Upon decking Boston University blueliner Sarah Appleton’s close-range slap shot with her midsection, Friars’ forward Jean O’Neill slid kneeling into the far wall.
But O’Neill promptly pulled herself up, eyeing the still-active chase brewing in her zone until the defense went into breakout mode, signifying the OK for a line change.
On that counter rush, Colleen Martin forwarded the disc to Pam McDevitt, who would nimbly tour it down to face-to-face status with BU stopper Allyse Wilcox (23 saves). McDevitt would ultimately leave a rebound for weakside winger Katy Beach to slug home, granting the Friars a 1-0 edge at 2:49 of the third period.
Bobby Baun’s fabled “drugstore goal” from the 1964 Stanley Cup Finals, it was not. But it did symbolically set PC on an uplifting pace towards a 2-0 triumph yesterday before a slightly more sizeable, slightly feistier-than-usual congregation of 258 at Schneider Arena.
“That’s what it takes this time of year,” said a similarly exuberant head coach Bob Deraney. “We were willing to pay the price for victory, and as the season goes on, the price gets higher and higher.
“I said to them earlier this week, ‘You used to inspire me with your playing, but now I’m bored.’ Today they inspired me, and they inspired each other. That self-sacrifice is the epitome of a team, and I think that’s what we’re becoming now.”
En route to her fifth shutout of the season, goaltender Genevieve Lacasse (34 saves) held out one BU onslaught after another, including seven power play segments. The Terriers utilized the first two player-up cases of the day to crack open a gaping 12-5 edge under the SOG heading before fifteen minutes were gone.
In turn, the Friars wrinkled that gap back to 12-11 on six unanswered stabs in a matter of three minutes, during which Caroline Bourdeau and Russell served overlapping sentences for body-checking and tripping, respectively. But the seasoned Wilcox was equally responsive, thus sending each team to their dressing room with a goose-egg intact.
More of the same unfolded in the middle frame, with PC snuffing on each of four shots during their third power play before Lacasse zapped three Terrier attempts around the halfway mark.
The Friars most stimulating chance of the period, though, fell during yet a fourth PK in the seventeenth minute of action. Finnish flare Mari Pehkonen corralled the puck in her own end, cleared the road kill twig of point patroller Kasey Boucher, and gushed unchallenged down the right alley, only to be stoned by Wilcox, salvaging the scoreless knot for one more Zamboni shift.

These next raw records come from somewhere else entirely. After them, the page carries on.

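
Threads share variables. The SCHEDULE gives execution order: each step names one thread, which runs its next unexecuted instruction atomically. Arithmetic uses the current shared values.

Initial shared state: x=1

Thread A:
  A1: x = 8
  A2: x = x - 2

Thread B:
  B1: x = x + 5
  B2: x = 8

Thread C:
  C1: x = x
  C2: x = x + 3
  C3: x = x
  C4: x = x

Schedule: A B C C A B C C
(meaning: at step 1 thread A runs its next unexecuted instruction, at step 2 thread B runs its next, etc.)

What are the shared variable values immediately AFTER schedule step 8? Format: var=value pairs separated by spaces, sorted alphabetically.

Answer: x=8

Derivation:
Step 1: thread A executes A1 (x = 8). Shared: x=8. PCs: A@1 B@0 C@0
Step 2: thread B executes B1 (x = x + 5). Shared: x=13. PCs: A@1 B@1 C@0
Step 3: thread C executes C1 (x = x). Shared: x=13. PCs: A@1 B@1 C@1
Step 4: thread C executes C2 (x = x + 3). Shared: x=16. PCs: A@1 B@1 C@2
Step 5: thread A executes A2 (x = x - 2). Shared: x=14. PCs: A@2 B@1 C@2
Step 6: thread B executes B2 (x = 8). Shared: x=8. PCs: A@2 B@2 C@2
Step 7: thread C executes C3 (x = x). Shared: x=8. PCs: A@2 B@2 C@3
Step 8: thread C executes C4 (x = x). Shared: x=8. PCs: A@2 B@2 C@4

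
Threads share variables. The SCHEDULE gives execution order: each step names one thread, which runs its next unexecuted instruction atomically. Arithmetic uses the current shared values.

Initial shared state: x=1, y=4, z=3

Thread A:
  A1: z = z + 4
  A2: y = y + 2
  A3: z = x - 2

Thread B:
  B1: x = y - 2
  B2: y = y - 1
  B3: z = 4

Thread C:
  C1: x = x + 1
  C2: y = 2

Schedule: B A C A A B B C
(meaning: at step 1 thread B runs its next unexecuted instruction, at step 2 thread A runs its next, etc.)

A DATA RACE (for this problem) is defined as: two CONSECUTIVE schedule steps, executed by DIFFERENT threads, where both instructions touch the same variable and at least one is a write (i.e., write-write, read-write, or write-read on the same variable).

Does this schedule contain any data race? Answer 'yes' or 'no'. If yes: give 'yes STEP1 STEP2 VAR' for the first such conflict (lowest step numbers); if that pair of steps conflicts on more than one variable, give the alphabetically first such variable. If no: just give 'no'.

Steps 1,2: B(r=y,w=x) vs A(r=z,w=z). No conflict.
Steps 2,3: A(r=z,w=z) vs C(r=x,w=x). No conflict.
Steps 3,4: C(r=x,w=x) vs A(r=y,w=y). No conflict.
Steps 4,5: same thread (A). No race.
Steps 5,6: A(r=x,w=z) vs B(r=y,w=y). No conflict.
Steps 6,7: same thread (B). No race.
Steps 7,8: B(r=-,w=z) vs C(r=-,w=y). No conflict.

Answer: no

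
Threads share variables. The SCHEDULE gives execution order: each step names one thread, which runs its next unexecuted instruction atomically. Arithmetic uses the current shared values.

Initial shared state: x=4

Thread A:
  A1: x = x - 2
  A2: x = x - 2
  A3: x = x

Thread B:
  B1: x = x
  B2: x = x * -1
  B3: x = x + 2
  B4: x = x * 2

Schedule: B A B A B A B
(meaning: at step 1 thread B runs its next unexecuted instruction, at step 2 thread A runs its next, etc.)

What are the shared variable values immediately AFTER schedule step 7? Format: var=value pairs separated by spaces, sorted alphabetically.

Step 1: thread B executes B1 (x = x). Shared: x=4. PCs: A@0 B@1
Step 2: thread A executes A1 (x = x - 2). Shared: x=2. PCs: A@1 B@1
Step 3: thread B executes B2 (x = x * -1). Shared: x=-2. PCs: A@1 B@2
Step 4: thread A executes A2 (x = x - 2). Shared: x=-4. PCs: A@2 B@2
Step 5: thread B executes B3 (x = x + 2). Shared: x=-2. PCs: A@2 B@3
Step 6: thread A executes A3 (x = x). Shared: x=-2. PCs: A@3 B@3
Step 7: thread B executes B4 (x = x * 2). Shared: x=-4. PCs: A@3 B@4

Answer: x=-4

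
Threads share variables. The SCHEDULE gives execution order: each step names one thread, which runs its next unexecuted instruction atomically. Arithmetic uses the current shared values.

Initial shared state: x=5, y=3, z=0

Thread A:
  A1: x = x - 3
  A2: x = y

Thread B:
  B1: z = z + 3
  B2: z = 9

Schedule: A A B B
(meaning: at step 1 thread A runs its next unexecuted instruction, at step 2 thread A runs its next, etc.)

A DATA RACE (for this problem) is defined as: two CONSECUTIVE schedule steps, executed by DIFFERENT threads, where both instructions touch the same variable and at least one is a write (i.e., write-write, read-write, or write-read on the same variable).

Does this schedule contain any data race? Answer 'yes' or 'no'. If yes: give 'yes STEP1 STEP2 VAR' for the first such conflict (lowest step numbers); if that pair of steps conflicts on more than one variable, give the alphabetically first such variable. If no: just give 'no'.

Steps 1,2: same thread (A). No race.
Steps 2,3: A(r=y,w=x) vs B(r=z,w=z). No conflict.
Steps 3,4: same thread (B). No race.

Answer: no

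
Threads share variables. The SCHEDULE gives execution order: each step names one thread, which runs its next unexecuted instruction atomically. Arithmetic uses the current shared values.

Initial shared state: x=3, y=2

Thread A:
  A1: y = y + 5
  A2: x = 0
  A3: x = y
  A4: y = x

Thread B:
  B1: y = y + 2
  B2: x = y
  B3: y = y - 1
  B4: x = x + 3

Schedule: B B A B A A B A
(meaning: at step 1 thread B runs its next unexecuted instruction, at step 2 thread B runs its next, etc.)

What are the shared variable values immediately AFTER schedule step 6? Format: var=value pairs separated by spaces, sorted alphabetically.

Answer: x=8 y=8

Derivation:
Step 1: thread B executes B1 (y = y + 2). Shared: x=3 y=4. PCs: A@0 B@1
Step 2: thread B executes B2 (x = y). Shared: x=4 y=4. PCs: A@0 B@2
Step 3: thread A executes A1 (y = y + 5). Shared: x=4 y=9. PCs: A@1 B@2
Step 4: thread B executes B3 (y = y - 1). Shared: x=4 y=8. PCs: A@1 B@3
Step 5: thread A executes A2 (x = 0). Shared: x=0 y=8. PCs: A@2 B@3
Step 6: thread A executes A3 (x = y). Shared: x=8 y=8. PCs: A@3 B@3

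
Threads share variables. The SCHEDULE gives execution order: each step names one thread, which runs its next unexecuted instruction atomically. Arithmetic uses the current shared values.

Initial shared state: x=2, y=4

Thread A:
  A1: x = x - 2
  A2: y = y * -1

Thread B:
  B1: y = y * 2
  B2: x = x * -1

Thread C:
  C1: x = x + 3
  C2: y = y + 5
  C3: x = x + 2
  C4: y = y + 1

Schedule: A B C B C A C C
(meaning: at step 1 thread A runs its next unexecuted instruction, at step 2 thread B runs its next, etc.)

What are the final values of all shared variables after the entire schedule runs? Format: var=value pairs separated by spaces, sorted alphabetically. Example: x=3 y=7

Step 1: thread A executes A1 (x = x - 2). Shared: x=0 y=4. PCs: A@1 B@0 C@0
Step 2: thread B executes B1 (y = y * 2). Shared: x=0 y=8. PCs: A@1 B@1 C@0
Step 3: thread C executes C1 (x = x + 3). Shared: x=3 y=8. PCs: A@1 B@1 C@1
Step 4: thread B executes B2 (x = x * -1). Shared: x=-3 y=8. PCs: A@1 B@2 C@1
Step 5: thread C executes C2 (y = y + 5). Shared: x=-3 y=13. PCs: A@1 B@2 C@2
Step 6: thread A executes A2 (y = y * -1). Shared: x=-3 y=-13. PCs: A@2 B@2 C@2
Step 7: thread C executes C3 (x = x + 2). Shared: x=-1 y=-13. PCs: A@2 B@2 C@3
Step 8: thread C executes C4 (y = y + 1). Shared: x=-1 y=-12. PCs: A@2 B@2 C@4

Answer: x=-1 y=-12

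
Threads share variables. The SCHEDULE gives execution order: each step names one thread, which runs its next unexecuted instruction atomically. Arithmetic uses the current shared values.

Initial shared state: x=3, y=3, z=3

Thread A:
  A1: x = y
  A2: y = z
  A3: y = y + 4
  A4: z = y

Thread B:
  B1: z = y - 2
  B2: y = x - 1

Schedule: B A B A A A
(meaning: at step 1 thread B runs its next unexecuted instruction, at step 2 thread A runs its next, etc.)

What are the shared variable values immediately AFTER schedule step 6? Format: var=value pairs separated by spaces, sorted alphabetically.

Answer: x=3 y=5 z=5

Derivation:
Step 1: thread B executes B1 (z = y - 2). Shared: x=3 y=3 z=1. PCs: A@0 B@1
Step 2: thread A executes A1 (x = y). Shared: x=3 y=3 z=1. PCs: A@1 B@1
Step 3: thread B executes B2 (y = x - 1). Shared: x=3 y=2 z=1. PCs: A@1 B@2
Step 4: thread A executes A2 (y = z). Shared: x=3 y=1 z=1. PCs: A@2 B@2
Step 5: thread A executes A3 (y = y + 4). Shared: x=3 y=5 z=1. PCs: A@3 B@2
Step 6: thread A executes A4 (z = y). Shared: x=3 y=5 z=5. PCs: A@4 B@2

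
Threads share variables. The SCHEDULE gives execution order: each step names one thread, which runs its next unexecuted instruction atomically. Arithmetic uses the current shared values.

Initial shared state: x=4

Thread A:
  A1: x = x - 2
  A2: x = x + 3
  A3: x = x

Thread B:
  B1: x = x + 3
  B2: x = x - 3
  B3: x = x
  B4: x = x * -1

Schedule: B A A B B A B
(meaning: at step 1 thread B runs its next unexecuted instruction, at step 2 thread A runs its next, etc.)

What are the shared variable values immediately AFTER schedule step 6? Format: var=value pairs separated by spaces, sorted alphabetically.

Answer: x=5

Derivation:
Step 1: thread B executes B1 (x = x + 3). Shared: x=7. PCs: A@0 B@1
Step 2: thread A executes A1 (x = x - 2). Shared: x=5. PCs: A@1 B@1
Step 3: thread A executes A2 (x = x + 3). Shared: x=8. PCs: A@2 B@1
Step 4: thread B executes B2 (x = x - 3). Shared: x=5. PCs: A@2 B@2
Step 5: thread B executes B3 (x = x). Shared: x=5. PCs: A@2 B@3
Step 6: thread A executes A3 (x = x). Shared: x=5. PCs: A@3 B@3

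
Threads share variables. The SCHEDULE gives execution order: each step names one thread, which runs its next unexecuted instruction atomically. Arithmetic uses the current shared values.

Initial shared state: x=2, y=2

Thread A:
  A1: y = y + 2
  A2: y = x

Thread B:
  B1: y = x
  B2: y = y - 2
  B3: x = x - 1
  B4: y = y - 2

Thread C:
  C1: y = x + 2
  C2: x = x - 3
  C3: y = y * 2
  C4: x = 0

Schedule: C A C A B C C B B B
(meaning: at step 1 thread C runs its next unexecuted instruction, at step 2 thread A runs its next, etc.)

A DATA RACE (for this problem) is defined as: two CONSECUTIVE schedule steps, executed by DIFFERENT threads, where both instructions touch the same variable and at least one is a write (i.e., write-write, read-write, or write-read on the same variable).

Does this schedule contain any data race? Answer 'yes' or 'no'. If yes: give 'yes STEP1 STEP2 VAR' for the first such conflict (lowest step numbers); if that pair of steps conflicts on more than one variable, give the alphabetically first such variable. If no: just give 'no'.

Steps 1,2: C(y = x + 2) vs A(y = y + 2). RACE on y (W-W).
Steps 2,3: A(r=y,w=y) vs C(r=x,w=x). No conflict.
Steps 3,4: C(x = x - 3) vs A(y = x). RACE on x (W-R).
Steps 4,5: A(y = x) vs B(y = x). RACE on y (W-W).
Steps 5,6: B(y = x) vs C(y = y * 2). RACE on y (W-W).
Steps 6,7: same thread (C). No race.
Steps 7,8: C(r=-,w=x) vs B(r=y,w=y). No conflict.
Steps 8,9: same thread (B). No race.
Steps 9,10: same thread (B). No race.
First conflict at steps 1,2.

Answer: yes 1 2 y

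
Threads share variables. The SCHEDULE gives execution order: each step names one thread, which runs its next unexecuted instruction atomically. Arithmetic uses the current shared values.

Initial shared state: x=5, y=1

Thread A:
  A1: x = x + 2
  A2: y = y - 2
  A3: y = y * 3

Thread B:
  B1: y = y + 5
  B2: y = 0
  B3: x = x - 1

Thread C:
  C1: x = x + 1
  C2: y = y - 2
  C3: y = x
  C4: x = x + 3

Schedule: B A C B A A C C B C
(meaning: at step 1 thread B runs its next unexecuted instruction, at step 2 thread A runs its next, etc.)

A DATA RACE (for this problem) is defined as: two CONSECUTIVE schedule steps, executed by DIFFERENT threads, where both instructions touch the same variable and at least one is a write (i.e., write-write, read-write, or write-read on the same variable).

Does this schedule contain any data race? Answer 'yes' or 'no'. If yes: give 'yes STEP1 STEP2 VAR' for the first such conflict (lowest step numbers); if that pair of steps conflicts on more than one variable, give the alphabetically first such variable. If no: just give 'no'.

Answer: yes 2 3 x

Derivation:
Steps 1,2: B(r=y,w=y) vs A(r=x,w=x). No conflict.
Steps 2,3: A(x = x + 2) vs C(x = x + 1). RACE on x (W-W).
Steps 3,4: C(r=x,w=x) vs B(r=-,w=y). No conflict.
Steps 4,5: B(y = 0) vs A(y = y - 2). RACE on y (W-W).
Steps 5,6: same thread (A). No race.
Steps 6,7: A(y = y * 3) vs C(y = y - 2). RACE on y (W-W).
Steps 7,8: same thread (C). No race.
Steps 8,9: C(y = x) vs B(x = x - 1). RACE on x (R-W).
Steps 9,10: B(x = x - 1) vs C(x = x + 3). RACE on x (W-W).
First conflict at steps 2,3.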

“You’ve got two teams that compete extremely hard and have two terrific goaltenders,” Deraney acknowledged. “Allyse Wilcox is great (for BU), and obviously Genevieve played very well for us.
So when you have a goalie battle, which it was today, you don’t expect a lot of goals to be scored.
“And the fact that we just stayed the course, just played our game, and just kept being disciplined enough to wait for the opportunity to strike, today it went our way.”
Specifically, it went their way moments after Lacasse had anchored a fifth PK on a carry-over hooking infraction to Ashley Cottrell, and after the rookie netminder pushed away two more shots as the Terriers lingered in her territory after Cottrell’s jailbreak at 1:27 of the third.
But with partial thanks to O’Neill’s grit, the Friars were soon on a fleeting counterattack and broke the ice together with BU’s spirits at 2:49.
Four minutes, 15 seconds, and one shot later, Pehkonen solidified the final score by deftly stickhandling through a nearly statuary maze of red bodies deep on the near side and slipping her sixth goal of the season under Wilcox.
From there, both teams dealt with another two penalty kills apiece, and within the final minute, the Terriers’ six-pack attack let its aggravation spill over. When Lacasse clamped down Tara Watchorn’s up front bid to summon a whistle with 39 seconds to spare, 11 stick-rattling bodies converged on her crease. Once the scrum was dispersed, BU’s top gun Melissa Anderson was boxed for barking with a 10-minute misconduct.
Still allotted five skaters –with Wilcox temporarily reinstated for a defensive zone face-off- the Terriers had their final rush cut off by Friar first-liner Alyse Ruff, who would draw a checking penalty against Watchorn as she stormed to the again-empty net.
The clock read exactly 0:00.9 by then. The subsequent drop of the puck would effectively drop Boston one point behind Providence in the Hockey East standings.
“I thought we were very disciplined today,” said Deraney. “Down the stretch, BU kind of lost their composure, but I think that had a lot to do with our mental toughness.”